The most common systems and appliances covered by a home warranty company include:

  • Air conditioning
  • Heating
  • Ductwork
  • Electrical systems
  • Smoke detectors
  • Ceiling fans
  • Plumbing
  • Water heaters
  • Garbage disposals
  • Central vacuums
  • Refrigerators
  • Ranges/Ovens/Cooktops
  • Clothes washer
  • Clothes dryer
  • Dishwasher
  • Built-in microwave ovens
  • Trash compactor
  • Free-standing ice makers
  • Garage door openers

While these are common inclusions, it’s important to read through the coverage offered by any one particular home warranty company. Each company has its own inclusions and exclusions and it’s up to you as the homeowner to do your due diligence. 

What a Home Warranty Doesn’t Cover

Every home warranty comes with a list of exclusions. These vary from provider to provider and should be reviewed prior to purchasing a home warranty. An example of an exclusion might be where the plumbing is covered except sewer lines are not. 

Other things to pay attention to are the coverage caps. There may be a limit to how much the home warranty company will pay to fix or replace something. Common examples would be a $2,000 cap on systems or a $1,500 limit on appliances. When you look at the limits, be sure to run some basic numbers. For example, a new electrical system can cost upwards of $10,000 but the warranty company may only cover it up to $2,000 leaving you on the hook for the rest. The same with appliances: replacing a high-end refrigerator could cost more than $5,000. If the warranty company has a limit on coverage, you’ll be making up the difference on your own. 

What a Home Warranty Costs

Home warranty company costs vary from provider to provider. You can expect to pay anywhere from $300 to more than $1,000 annually for a plan. Keep in mind that the monthly or annual premium isn’t your only cost – there the claims’ cost. 

When you call to make a claim on the home warranty, you will have to pay the trade service fee. This fee can range from $35 to $125 per covered item. This is due when the service technician arrives and may be applicable more than once on the same claim.

For example, assume you have a problem with your washing machine and make a claim. You may the trade service fee and the technician arrives to fix the washing machine. In doing so, he notes that the pipe leading to the washing machine is frozen and he cannot disconnect the washer to change the part out without the help of a plumber. The plumber is a second technician who warrants a trade service fee. So in some cases, you may have multiple technicians which would result in multiple trade service fees. 

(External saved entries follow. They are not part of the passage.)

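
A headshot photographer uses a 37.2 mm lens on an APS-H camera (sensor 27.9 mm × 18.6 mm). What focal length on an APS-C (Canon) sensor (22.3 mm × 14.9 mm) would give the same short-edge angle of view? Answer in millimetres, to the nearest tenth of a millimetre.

Equal angle of view means equal height/f ratio, so f₂ = f₁ · (height₂/height₁) = 37.2 × 14.9/18.6.
f₂ = 37.2 × 0.80108 ≈ 29.800 mm.

29.8 mm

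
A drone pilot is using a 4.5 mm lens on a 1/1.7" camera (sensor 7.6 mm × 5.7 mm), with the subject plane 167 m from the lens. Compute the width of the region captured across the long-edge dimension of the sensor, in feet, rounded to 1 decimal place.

dₒ: 167 m = 167000 mm.
Similar triangles through the lens centre give W/dₒ = w/dᵢ; with 1/f = 1/dₒ + 1/dᵢ this gives W = w·(dₒ − f)/f.
W = 7.6 mm × (167000 − 4.5) / 4.5 = 7.6 × 37110.1111 ≈ 282036.844 mm = 282036.844/304.8 ft = 925.318 ft.

925.3 ft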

Is a Home Warranty Worth It

Home warranties make the most sense for people who are buying older homes where there is a likelihood of things starting to go wrong. It prevents falling into a money pit scenario. For people who have large cash reserves or are handy and can DIY a lot of things on their own, a home warranty may not be worth it. But for those who don’t have those resources to fall back on, the home warranty can vastly help in-home repairs when things go wrong and mitigate total out of pocket expenses.